Ms. Weil was born in 1933 to Ralph David Weil and Rose Goldman of Chicago, Illinois. Her father had been an American soldier in the First World War and had been injured by mustard gas in 1918. But he survived his injuries to return home to Chicago, and he later founded the Weil Pump Company, which became highly successful. Her mother worked at Hull House in Chicago on behalf of recent immigrants to the United States. Ms. Weil graduated from Roosevelt University and later studied at the Art Institute of Chicago, where she became passionately interested in abstract art and focused on painting. In her early years, she also formed a friendship with the architect Stanley Tigerman, who would later introduce her to Libeskind.
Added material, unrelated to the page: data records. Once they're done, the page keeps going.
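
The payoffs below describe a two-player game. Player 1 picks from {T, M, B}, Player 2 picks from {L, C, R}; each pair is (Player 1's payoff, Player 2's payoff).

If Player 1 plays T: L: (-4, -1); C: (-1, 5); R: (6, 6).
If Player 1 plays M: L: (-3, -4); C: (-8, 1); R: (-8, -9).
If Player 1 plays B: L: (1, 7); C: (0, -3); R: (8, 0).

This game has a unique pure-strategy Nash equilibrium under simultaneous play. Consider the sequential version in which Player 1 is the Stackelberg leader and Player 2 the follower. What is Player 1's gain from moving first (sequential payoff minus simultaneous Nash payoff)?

Work backward from Player 2's decision.
- T: BR = R, leader payoff 6.
- M: BR = C, leader payoff -8.
- B: BR = L, leader payoff 1.
Maximizing over 6, -8, 1, Player 1 chooses T. Subgame-perfect outcome: (T, R) with payoffs (6, 6).
Under simultaneous play:
Player 1's best replies: L→B; C→B; R→B.
Player 2's best replies: T→R; M→C; B→L.
Only (B, L) has each player best-responding; Nash payoffs (1, 7).
Player 1's commitment gain: 6 − 1 = 5.

5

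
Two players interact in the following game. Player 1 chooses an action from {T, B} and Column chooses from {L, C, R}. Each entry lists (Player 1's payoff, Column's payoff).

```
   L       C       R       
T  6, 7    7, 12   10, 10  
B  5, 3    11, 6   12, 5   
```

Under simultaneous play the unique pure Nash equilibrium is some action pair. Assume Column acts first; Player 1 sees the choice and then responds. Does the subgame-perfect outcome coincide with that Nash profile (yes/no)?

Solve by backward induction (Column leads).
- L: BR = T, leader payoff 7.
- C: BR = B, leader payoff 6.
- R: BR = B, leader payoff 5.
Among 7, 6, 5, the best is 7 at L. Subgame-perfect outcome: (T, L) with payoffs (6, 7).
Now find the simultaneous Nash equilibrium.
Player 1's best replies: L→T; C→B; R→B.
Column's best replies: T→C; B→C.
Only (B, C) has each player best-responding; Nash payoffs (11, 6).
Sequential outcome (T, L) differs from the Nash profile (B, C).

no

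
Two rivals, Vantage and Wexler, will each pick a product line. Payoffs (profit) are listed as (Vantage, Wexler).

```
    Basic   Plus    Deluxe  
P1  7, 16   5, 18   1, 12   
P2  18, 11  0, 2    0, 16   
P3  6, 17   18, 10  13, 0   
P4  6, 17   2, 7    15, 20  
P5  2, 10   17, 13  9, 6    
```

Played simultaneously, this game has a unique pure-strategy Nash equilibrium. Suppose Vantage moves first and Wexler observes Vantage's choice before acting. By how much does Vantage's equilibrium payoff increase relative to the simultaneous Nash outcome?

2

Wexler best-responds to each possible Vantage move:
- P1: BR = Plus, leader payoff 5.
- P2: BR = Deluxe, leader payoff 0.
- P3: BR = Basic, leader payoff 6.
- P4: BR = Deluxe, leader payoff 15.
- P5: BR = Plus, leader payoff 17.
Among 5, 0, 6, 15, 17, the best is 17 at P5. Subgame-perfect outcome: (P5, Plus) with payoffs (17, 13).
Under simultaneous play:
Vantage's best replies: Basic→P2; Plus→P3; Deluxe→P4.
Wexler's best replies: P1→Plus; P2→Deluxe; P3→Basic; P4→Deluxe; P5→Plus.
The unique mutual best reply is (P4, Deluxe), giving (15, 20).
Vantage's commitment gain: 17 − 15 = 2.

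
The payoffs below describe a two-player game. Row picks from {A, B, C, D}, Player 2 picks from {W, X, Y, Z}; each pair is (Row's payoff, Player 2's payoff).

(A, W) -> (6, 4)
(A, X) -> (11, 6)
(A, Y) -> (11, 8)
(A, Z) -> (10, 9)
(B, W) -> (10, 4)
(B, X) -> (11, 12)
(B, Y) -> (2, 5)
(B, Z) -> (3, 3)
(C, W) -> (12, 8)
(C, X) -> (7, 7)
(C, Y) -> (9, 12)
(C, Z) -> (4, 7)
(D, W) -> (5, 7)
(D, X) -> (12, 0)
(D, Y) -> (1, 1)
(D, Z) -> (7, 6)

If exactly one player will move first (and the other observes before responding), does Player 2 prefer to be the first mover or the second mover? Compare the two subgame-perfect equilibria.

second

If Row leads: Player 2's best replies are A→Z, B→X, C→Y, D→W; Row's induced payoffs 10, 11, 9, 5; outcome (B, X), payoffs (11, 12).
If Player 2 leads: Row's best replies are W→C, X→D, Y→A, Z→A; Player 2's induced payoffs 8, 0, 8, 9; outcome (A, Z), payoffs (10, 9).
Player 2 gets 9 moving first and 12 moving second, so Player 2 prefers to move second.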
In 1956, she married Daniel Weinstein, and raised a family of four children. Then, in 1967, she and the family took time to explore the Mediterranean Sea by sailboat, and in doing so they happened upon the small fishing village of Puerto Andratx. It was there that Ms. Weil truly found her place among other artists and writers.
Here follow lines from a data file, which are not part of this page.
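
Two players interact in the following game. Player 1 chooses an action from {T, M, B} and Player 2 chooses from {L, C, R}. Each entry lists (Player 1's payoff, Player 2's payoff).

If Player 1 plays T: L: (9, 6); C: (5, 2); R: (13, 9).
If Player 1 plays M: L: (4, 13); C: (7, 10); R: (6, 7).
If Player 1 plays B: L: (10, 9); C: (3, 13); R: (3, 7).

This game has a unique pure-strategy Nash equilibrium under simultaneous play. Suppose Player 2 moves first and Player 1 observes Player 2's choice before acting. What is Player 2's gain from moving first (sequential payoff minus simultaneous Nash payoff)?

1

Solve by backward induction (Player 2 leads).
- L: BR = B, leader payoff 9.
- C: BR = M, leader payoff 10.
- R: BR = T, leader payoff 9.
Player 2's induced payoffs are 9, 10, 9, so Player 2 commits to C. Subgame-perfect outcome: (M, C) with payoffs (7, 10).
Under simultaneous play:
Player 1's best replies: L→B; C→M; R→T.
Player 2's best replies: T→R; M→L; B→C.
The unique mutual best reply is (T, R), giving (13, 9).
Player 2's commitment gain: 10 − 9 = 1.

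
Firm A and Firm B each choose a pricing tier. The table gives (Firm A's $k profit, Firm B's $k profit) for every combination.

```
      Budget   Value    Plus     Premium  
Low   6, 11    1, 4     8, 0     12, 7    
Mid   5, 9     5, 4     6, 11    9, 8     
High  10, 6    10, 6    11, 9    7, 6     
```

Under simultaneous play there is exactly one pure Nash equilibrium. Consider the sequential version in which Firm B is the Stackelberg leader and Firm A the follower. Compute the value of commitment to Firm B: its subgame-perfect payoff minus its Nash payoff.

Work backward from Firm A's decision.
- Budget: Firm A compares 6, 5, 10 and picks High; Firm B would get 6.
- Value: Firm A compares 1, 5, 10 and picks High; Firm B would get 6.
- Plus: Firm A compares 8, 6, 11 and picks High; Firm B would get 9.
- Premium: Firm A compares 12, 9, 7 and picks Low; Firm B would get 7.
Firm B's induced payoffs are 6, 6, 9, 7, so Firm B commits to Plus. Subgame-perfect outcome: (High, Plus) with payoffs (11, 9).
Under simultaneous play:
Firm A's best replies: Budget→High; Value→High; Plus→High; Premium→Low.
Firm B's best replies: Low→Budget; Mid→Plus; High→Plus.
The unique mutual best reply is (High, Plus), giving (11, 9).
Firm B's commitment gain: 9 − 9 = 0.

0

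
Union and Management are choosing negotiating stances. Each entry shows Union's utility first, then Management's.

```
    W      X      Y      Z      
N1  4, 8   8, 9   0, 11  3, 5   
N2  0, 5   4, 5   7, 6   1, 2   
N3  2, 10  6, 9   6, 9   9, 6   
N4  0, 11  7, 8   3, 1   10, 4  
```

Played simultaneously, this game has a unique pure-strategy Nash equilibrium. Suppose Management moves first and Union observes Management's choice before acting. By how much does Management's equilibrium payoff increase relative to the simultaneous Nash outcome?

3

Work backward from Union's decision.
- W: Union compares 4, 0, 2, 0 and picks N1; Management would get 8.
- X: Union compares 8, 4, 6, 7 and picks N1; Management would get 9.
- Y: Union compares 0, 7, 6, 3 and picks N2; Management would get 6.
- Z: Union compares 3, 1, 9, 10 and picks N4; Management would get 4.
Management's induced payoffs are 8, 9, 6, 4, so Management commits to X. Subgame-perfect outcome: (N1, X) with payoffs (8, 9).
For the simultaneous game, intersect best replies.
Union's best replies: W→N1; X→N1; Y→N2; Z→N4.
Management's best replies: N1→Y; N2→Y; N3→W; N4→W.
Only (N2, Y) has each player best-responding; Nash payoffs (7, 6).
Management's commitment gain: 9 − 6 = 3.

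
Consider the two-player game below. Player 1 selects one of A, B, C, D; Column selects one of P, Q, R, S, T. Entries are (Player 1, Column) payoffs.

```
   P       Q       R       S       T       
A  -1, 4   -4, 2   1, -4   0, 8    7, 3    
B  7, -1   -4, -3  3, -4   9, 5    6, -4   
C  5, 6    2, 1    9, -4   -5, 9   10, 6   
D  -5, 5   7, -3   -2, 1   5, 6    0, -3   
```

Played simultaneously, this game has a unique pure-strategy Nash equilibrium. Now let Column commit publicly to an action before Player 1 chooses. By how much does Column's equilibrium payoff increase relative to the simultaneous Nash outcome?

1

Work backward from Player 1's decision.
- P: Player 1 compares -1, 7, 5, -5 and picks B; Column would get -1.
- Q: Player 1 compares -4, -4, 2, 7 and picks D; Column would get -3.
- R: Player 1 compares 1, 3, 9, -2 and picks C; Column would get -4.
- S: Player 1 compares 0, 9, -5, 5 and picks B; Column would get 5.
- T: Player 1 compares 7, 6, 10, 0 and picks C; Column would get 6.
Maximizing over -1, -3, -4, 5, 6, Column chooses T. Subgame-perfect outcome: (C, T) with payoffs (10, 6).
For the simultaneous game, intersect best replies.
Player 1's best replies: P→B; Q→D; R→C; S→B; T→C.
Column's best replies: A→S; B→S; C→S; D→S.
The unique mutual best reply is (B, S), giving (9, 5).
Column's commitment gain: 6 − 5 = 1.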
In 1968, she co-founded Galeria Pepe, a collective space for young artists. Her friend and neighbour Romain Gary attended many of the openings, and he also supported her art and invited her to Paris. Along with the Spanish author Camila Jose Cela, she would publish the catalogue Cuentos de La Alhambra, a 1989 homage to the American writer Washington Irving and his sojourn in Granada.
Ms. Weil was invited in 1976 to be an artist in residence in India with the American designer Charles Eames, and during this period she visited the Gandhi Ashram at Sabarmati where she discovered handmade Indian paper. With a base of such paper, she contrived to combine chopped mat fibreglass and resin to form sculptures. In 1977, she also shared this paper with the Spanish artist Joan Miro, and later arranged an exchange between Miro and Georgia O’Keeffe.
Ms. Weil made a point of combining painting, sculpture, and architecture and converting them into unexpected forms. Her painting, which often emphasized vivid primary colors, evolved into spatial installations of sculptures. In addition to other works, she installed City of the Big Shoulders at Three Illinois Center in Chicago in 1993. In 1998, she began planning to build her studio and started to work with Libeskind.
The art critic Jonathan Glancey of The Guardian later described the resulting building as a "brave and remarkable structure and a fascinating example of creative synergy between two artists who, unknowingly, had shared something like a common approach to visual form long before Libeskind became news."
The last year of her life was quite active. She travelled to Jerusalem, and she also had a retrospective of paintings and sculptures at the Cap Vermell Centre (Cala Ratjada).
She is survived by her four children, Georgina, 60, of Barcelona, Spain; James (Jimmy) Weinstein, 58, and his wife Lilli Santon-Weinstein of Padua, Italy; Charles, 55, of Paris, France; and Jessica, 53, of Girona, Spain; and by her four grandchildren, Emilia and Dario of Girona, Chiara of Paris, and Anisha of Barcelona.
A memorial at Studio Weil will be held at a later date.